La Haute Autorité de Régulation de la Communication écrite, audiovisuelle et numérique est sortie du silence. Dans un communiqué rendu public ce mardi 19 août 2026, la HARC apporte des précisions sur l’interpellation des journalistes français Gaël Mocaër et Sébastian Preze Pezzani, annoncée depuis le 18 août.

Selon le président de l’institution, M. Pitalounani Télou, aucune demande d’accréditation n’a été déposée ni par France Télévisions, ni par les deux concernés. Or l’article 20 du Code de la presse et de la communication rend cette démarche obligatoire. Tout correspondant ou envoyé spécial d’un média étranger doit, en plus de sa carte de presse professionnelle, solliciter et obtenir une accréditation auprès de la HARC avant toute mission au Togo.
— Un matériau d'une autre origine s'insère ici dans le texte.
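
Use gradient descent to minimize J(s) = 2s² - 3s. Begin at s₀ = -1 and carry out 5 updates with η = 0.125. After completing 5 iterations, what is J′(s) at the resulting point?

J′(s) = 4s - 3
Step 1: J′(-1) = -7; s₁ = -1 − 0.125·(-7) = -0.125
Step 2: J′(-0.125) = -3.5; s₂ = -0.125 − 0.125·(-3.5) = 0.3125
Step 3: J′(0.3125) = -1.75; s₃ = 0.3125 − 0.125·(-1.75) = 0.53125
Step 4: J′(0.53125) = -0.875; s₄ = 0.53125 − 0.125·(-0.875) = 0.640625
Step 5: J′(0.640625) = -0.4375; s₅ = 0.640625 − 0.125·(-0.4375) = 0.6953125
J′(s) at (0.6953125) = -0.21875

-0.21875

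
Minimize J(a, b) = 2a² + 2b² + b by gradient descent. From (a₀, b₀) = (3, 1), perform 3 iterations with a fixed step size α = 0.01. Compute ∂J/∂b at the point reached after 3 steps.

∇J = (4a, 4b + 1)
Step 1: at (3, 1), ∇J = (12, 5) → (3, 1) − 0.01·(12, 5) = (2.88, 0.95)
Step 2: at (2.88, 0.95), ∇J = (11.52, 4.8) → (2.88, 0.95) − 0.01·(11.52, 4.8) = (2.7648, 0.902)
Step 3: at (2.7648, 0.902), ∇J = (11.0592, 4.608) → (2.7648, 0.902) − 0.01·(11.0592, 4.608) = (2.654208, 0.85592)
∂J/∂b at (2.654208, 0.85592) = 4.42368

4.42368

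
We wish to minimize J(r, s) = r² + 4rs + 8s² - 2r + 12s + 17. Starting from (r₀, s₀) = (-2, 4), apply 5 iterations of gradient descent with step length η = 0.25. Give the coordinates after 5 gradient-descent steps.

∇J = (2r + 4s - 2, 4r + 16s + 12)
(r₁, s₁) = (-2, 4) − 0.25·(10, 68) = (-4.5, -13)
(r₂, s₂) = (-4.5, -13) − 0.25·(-63, -214) = (11.25, 40.5)
(r₃, s₃) = (11.25, 40.5) − 0.25·(182.5, 705) = (-34.375, -135.75)
(r₄, s₄) = (-34.375, -135.75) − 0.25·(-613.75, -2297.5) = (119.0625, 438.625)
(r₅, s₅) = (119.0625, 438.625) − 0.25·(1990.625, 7506.25) = (-378.59375, -1437.9375)

(-378.59375, -1437.9375)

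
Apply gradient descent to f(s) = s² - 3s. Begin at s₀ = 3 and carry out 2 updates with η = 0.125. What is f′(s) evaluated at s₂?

1.6875

f′(s) = 2s - 3
s₁ = 3 − 0.125·3 = 2.625
s₂ = 2.625 − 0.125·2.25 = 2.34375
f′(s) at (2.34375) = 1.6875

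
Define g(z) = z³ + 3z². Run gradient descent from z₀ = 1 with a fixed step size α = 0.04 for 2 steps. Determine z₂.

g′(z) = 3z² + 6z
Step 1: g′(1) = 9; z₁ = 1 − 0.04·9 = 0.64
Step 2: g′(0.64) = 5.0688; z₂ = 0.64 − 0.04·5.0688 = 0.437248

0.437248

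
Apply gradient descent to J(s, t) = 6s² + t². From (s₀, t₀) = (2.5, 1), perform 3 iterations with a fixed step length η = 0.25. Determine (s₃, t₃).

(-20, 0.125)

∇J = (12s, 2t)
(s₁, t₁) = (2.5, 1) − 0.25·(30, 2) = (-5, 0.5)
(s₂, t₂) = (-5, 0.5) − 0.25·(-60, 1) = (10, 0.25)
(s₃, t₃) = (10, 0.25) − 0.25·(120, 0.5) = (-20, 0.125)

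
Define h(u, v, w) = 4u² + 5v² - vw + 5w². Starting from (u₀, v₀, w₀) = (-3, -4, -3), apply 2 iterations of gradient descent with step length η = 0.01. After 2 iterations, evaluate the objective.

∇h = (8u, 10v - w, -v + 10w)
(u₁, v₁, w₁) = (-3, -4, -3) − 0.01·(-24, -37, -26) = (-2.76, -3.63, -2.74)
(u₂, v₂, w₂) = (-2.76, -3.63, -2.74) − 0.01·(-22.08, -33.56, -23.77) = (-2.5392, -3.2944, -2.5023)
h(-2.5392, -3.2944, -2.5023) = 103.11945269

103.11945269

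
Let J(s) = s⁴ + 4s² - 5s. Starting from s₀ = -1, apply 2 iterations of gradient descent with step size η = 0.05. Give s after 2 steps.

0.160675

J′(s) = 4s³ + 8s - 5
Step 1: J′(-1) = -17; s₁ = -1 − 0.05·(-17) = -0.15
Step 2: J′(-0.15) = -6.2135; s₂ = -0.15 − 0.05·(-6.2135) = 0.160675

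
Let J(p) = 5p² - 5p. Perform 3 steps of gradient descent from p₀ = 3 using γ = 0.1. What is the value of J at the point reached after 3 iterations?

J′(p) = 10p - 5
p₁ = 3 − 0.1·25 = 0.5
p₂ = 0.5 − 0.1·0 = 0.5
p₃ = 0.5 − 0.1·0 = 0.5
J(0.5) = -1.25

-1.25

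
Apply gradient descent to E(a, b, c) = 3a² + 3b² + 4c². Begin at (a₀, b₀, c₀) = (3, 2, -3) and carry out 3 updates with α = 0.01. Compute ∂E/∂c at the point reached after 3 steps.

-18.688512

∇E = (6a, 6b, 8c)
(a₁, b₁, c₁) = (3, 2, -3) − 0.01·(18, 12, -24) = (2.82, 1.88, -2.76)
(a₂, b₂, c₂) = (2.82, 1.88, -2.76) − 0.01·(16.92, 11.28, -22.08) = (2.6508, 1.7672, -2.5392)
(a₃, b₃, c₃) = (2.6508, 1.7672, -2.5392) − 0.01·(15.9048, 10.6032, -20.3136) = (2.491752, 1.661168, -2.336064)
∂E/∂c at (2.491752, 1.661168, -2.336064) = -18.688512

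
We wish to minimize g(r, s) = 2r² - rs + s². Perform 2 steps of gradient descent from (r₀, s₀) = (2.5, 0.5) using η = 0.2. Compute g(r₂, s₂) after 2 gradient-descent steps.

0.3488

∇g = (4r - s, -r + 2s)
Step 1: at (2.5, 0.5), ∇g = (9.5, -1.5) → (2.5, 0.5) − 0.2·(9.5, -1.5) = (0.6, 0.8)
Step 2: at (0.6, 0.8), ∇g = (1.6, 1) → (0.6, 0.8) − 0.2·(1.6, 1) = (0.28, 0.6)
g(0.28, 0.6) = 0.3488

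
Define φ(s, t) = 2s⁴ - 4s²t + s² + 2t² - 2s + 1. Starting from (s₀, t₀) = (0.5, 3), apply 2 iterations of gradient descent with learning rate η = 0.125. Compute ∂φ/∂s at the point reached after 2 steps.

-156.5

∇φ = (8s³ - 8st + 2s - 2, -4s² + 4t)
Step 1: at (0.5, 3), ∇φ = (-12, 11) → (0.5, 3) − 0.125·(-12, 11) = (2, 1.625)
Step 2: at (2, 1.625), ∇φ = (40, -9.5) → (2, 1.625) − 0.125·(40, -9.5) = (-3, 2.8125)
∂φ/∂s at (-3, 2.8125) = -156.5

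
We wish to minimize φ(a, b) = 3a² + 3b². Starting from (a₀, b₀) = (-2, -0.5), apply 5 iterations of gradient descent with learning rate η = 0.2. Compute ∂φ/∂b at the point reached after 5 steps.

0.00096

∇φ = (6a, 6b)
Step 1: at (-2, -0.5), ∇φ = (-12, -3) → (-2, -0.5) − 0.2·(-12, -3) = (0.4, 0.1)
Step 2: at (0.4, 0.1), ∇φ = (2.4, 0.6) → (0.4, 0.1) − 0.2·(2.4, 0.6) = (-0.08, -0.02)
Step 3: at (-0.08, -0.02), ∇φ = (-0.48, -0.12) → (-0.08, -0.02) − 0.2·(-0.48, -0.12) = (0.016, 0.004)
Step 4: at (0.016, 0.004), ∇φ = (0.096, 0.024) → (0.016, 0.004) − 0.2·(0.096, 0.024) = (-0.0032, -0.0008)
Step 5: at (-0.0032, -0.0008), ∇φ = (-0.0192, -0.0048) → (-0.0032, -0.0008) − 0.2·(-0.0192, -0.0048) = (0.00064, 0.00016)
∂φ/∂b at (0.00064, 0.00016) = 0.00096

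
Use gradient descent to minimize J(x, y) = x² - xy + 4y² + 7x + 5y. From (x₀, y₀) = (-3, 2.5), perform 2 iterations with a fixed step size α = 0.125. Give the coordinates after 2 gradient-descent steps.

∇J = (2x - y + 7, -x + 8y + 5)
(x₁, y₁) = (-3, 2.5) − 0.125·(-1.5, 28) = (-2.8125, -1)
(x₂, y₂) = (-2.8125, -1) − 0.125·(2.375, -0.1875) = (-3.109375, -0.9765625)

(-3.109375, -0.9765625)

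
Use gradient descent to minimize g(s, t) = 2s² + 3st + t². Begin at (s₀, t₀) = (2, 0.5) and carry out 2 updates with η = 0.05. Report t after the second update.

∇g = (4s + 3t, 3s + 2t)
Step 1: at (2, 0.5), ∇g = (9.5, 7) → (2, 0.5) − 0.05·(9.5, 7) = (1.525, 0.15)
Step 2: at (1.525, 0.15), ∇g = (6.55, 4.875) → (1.525, 0.15) − 0.05·(6.55, 4.875) = (1.1975, -0.09375)
t = -0.09375

-0.09375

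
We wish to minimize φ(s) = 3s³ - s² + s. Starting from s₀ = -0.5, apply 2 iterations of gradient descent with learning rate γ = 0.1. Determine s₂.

φ′(s) = 9s² - 2s + 1
s₁ = -0.5 − 0.1·4.25 = -0.925
s₂ = -0.925 − 0.1·10.550625 = -1.9800625

-1.9800625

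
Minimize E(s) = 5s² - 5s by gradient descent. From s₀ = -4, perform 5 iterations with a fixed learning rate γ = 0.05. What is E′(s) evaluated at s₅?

-1.40625

E′(s) = 10s - 5
s₁ = -4 − 0.05·(-45) = -1.75
s₂ = -1.75 − 0.05·(-22.5) = -0.625
s₃ = -0.625 − 0.05·(-11.25) = -0.0625
s₄ = -0.0625 − 0.05·(-5.625) = 0.21875
s₅ = 0.21875 − 0.05·(-2.8125) = 0.359375
E′(s) at (0.359375) = -1.40625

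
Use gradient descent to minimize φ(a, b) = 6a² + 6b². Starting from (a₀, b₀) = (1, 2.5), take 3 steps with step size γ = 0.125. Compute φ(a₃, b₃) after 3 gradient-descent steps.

0.6796875

∇φ = (12a, 12b)
Step 1: at (1, 2.5), ∇φ = (12, 30) → (1, 2.5) − 0.125·(12, 30) = (-0.5, -1.25)
Step 2: at (-0.5, -1.25), ∇φ = (-6, -15) → (-0.5, -1.25) − 0.125·(-6, -15) = (0.25, 0.625)
Step 3: at (0.25, 0.625), ∇φ = (3, 7.5) → (0.25, 0.625) − 0.125·(3, 7.5) = (-0.125, -0.3125)
φ(-0.125, -0.3125) = 0.6796875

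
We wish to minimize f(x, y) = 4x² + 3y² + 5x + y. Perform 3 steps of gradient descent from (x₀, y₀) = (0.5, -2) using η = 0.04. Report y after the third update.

-0.971456

∇f = (8x + 5, 6y + 1)
Step 1: at (0.5, -2), ∇f = (9, -11) → (0.5, -2) − 0.04·(9, -11) = (0.14, -1.56)
Step 2: at (0.14, -1.56), ∇f = (6.12, -8.36) → (0.14, -1.56) − 0.04·(6.12, -8.36) = (-0.1048, -1.2256)
Step 3: at (-0.1048, -1.2256), ∇f = (4.1616, -6.3536) → (-0.1048, -1.2256) − 0.04·(4.1616, -6.3536) = (-0.271264, -0.971456)
y = -0.971456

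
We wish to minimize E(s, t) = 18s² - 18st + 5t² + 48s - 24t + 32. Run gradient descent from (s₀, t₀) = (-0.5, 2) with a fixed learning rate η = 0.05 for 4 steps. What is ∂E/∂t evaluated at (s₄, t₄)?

10.0487

∇E = (36s - 18t + 48, -18s + 10t - 24)
Step 1: at (-0.5, 2), ∇E = (-6, 5) → (-0.5, 2) − 0.05·(-6, 5) = (-0.2, 1.75)
Step 2: at (-0.2, 1.75), ∇E = (9.3, -2.9) → (-0.2, 1.75) − 0.05·(9.3, -2.9) = (-0.665, 1.895)
Step 3: at (-0.665, 1.895), ∇E = (-10.05, 6.92) → (-0.665, 1.895) − 0.05·(-10.05, 6.92) = (-0.1625, 1.549)
Step 4: at (-0.1625, 1.549), ∇E = (14.268, -5.585) → (-0.1625, 1.549) − 0.05·(14.268, -5.585) = (-0.8759, 1.82825)
∂E/∂t at (-0.8759, 1.82825) = 10.0487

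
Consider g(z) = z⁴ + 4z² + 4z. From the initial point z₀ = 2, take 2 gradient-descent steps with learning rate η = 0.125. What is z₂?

45.0625

g′(z) = 4z³ + 8z + 4
z₁ = 2 − 0.125·52 = -4.5
z₂ = -4.5 − 0.125·(-396.5) = 45.0625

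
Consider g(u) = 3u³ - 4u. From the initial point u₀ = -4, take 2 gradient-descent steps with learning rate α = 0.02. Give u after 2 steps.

-15.0432

g′(u) = 9u² - 4
Step 1: g′(-4) = 140; u₁ = -4 − 0.02·140 = -6.8
Step 2: g′(-6.8) = 412.16; u₂ = -6.8 − 0.02·412.16 = -15.0432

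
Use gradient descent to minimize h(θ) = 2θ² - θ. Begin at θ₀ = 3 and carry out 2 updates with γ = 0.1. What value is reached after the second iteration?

1.24

h′(θ) = 4θ - 1
θ₁ = 3 − 0.1·11 = 1.9
θ₂ = 1.9 − 0.1·6.6 = 1.24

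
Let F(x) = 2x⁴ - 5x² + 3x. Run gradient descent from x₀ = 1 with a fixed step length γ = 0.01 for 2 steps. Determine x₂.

0.98137608

F′(x) = 8x³ - 10x + 3
Step 1: F′(1) = 1; x₁ = 1 − 0.01·1 = 0.99
Step 2: F′(0.99) = 0.862392; x₂ = 0.99 − 0.01·0.862392 = 0.98137608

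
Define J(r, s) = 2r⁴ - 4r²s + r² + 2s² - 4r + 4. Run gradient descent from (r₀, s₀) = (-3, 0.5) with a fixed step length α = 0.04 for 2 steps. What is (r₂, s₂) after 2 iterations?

∇J = (8r³ - 8rs + 2r - 4, -4r² + 4s)
(r₁, s₁) = (-3, 0.5) − 0.04·(-214, -34) = (5.56, 1.86)
(r₂, s₂) = (5.56, 1.86) − 0.04·(1299.424128, -116.2144) = (-46.41696512, 6.508576)

(-46.41696512, 6.508576)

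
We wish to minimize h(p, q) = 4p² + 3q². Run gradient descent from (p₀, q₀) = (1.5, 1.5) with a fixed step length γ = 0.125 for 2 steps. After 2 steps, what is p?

0

∇h = (8p, 6q)
Step 1: at (1.5, 1.5), ∇h = (12, 9) → (1.5, 1.5) − 0.125·(12, 9) = (0, 0.375)
Step 2: at (0, 0.375), ∇h = (0, 2.25) → (0, 0.375) − 0.125·(0, 2.25) = (0, 0.09375)
p = 0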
L’autorité de régulation indique par ailleurs n’avoir été informée ni de l’arrivée des deux Français sur le territoire, ni de leur qualité professionnelle, ni d’un éventuel tournage prévu, notamment dans le nord du pays. Une fois délivrée, l’accréditation est transmise aux ministères en charge de la Communication et de la Sécurité.

Face à la circulation d’informations parfois contradictoires sur les réseaux sociaux et dans la presse, la HARC appelle à la retenue. Elle insiste sur la nécessité de laisser la justice togolaise conduire les investigations en toute sérénité afin d’établir les circonstances exactes de la présence des deux individus, la nature de leurs activités et les faits qui pourraient leur être reprochés.

L’institution rappelle enfin à l’ensemble des journalistes et créateurs de contenus l’obligation de respecter la législation togolaise en matière d’information et de communication. Une mise au point qui intervient alors que les spéculations vont bon train et que le dossier est désormais entre les mains de la justice.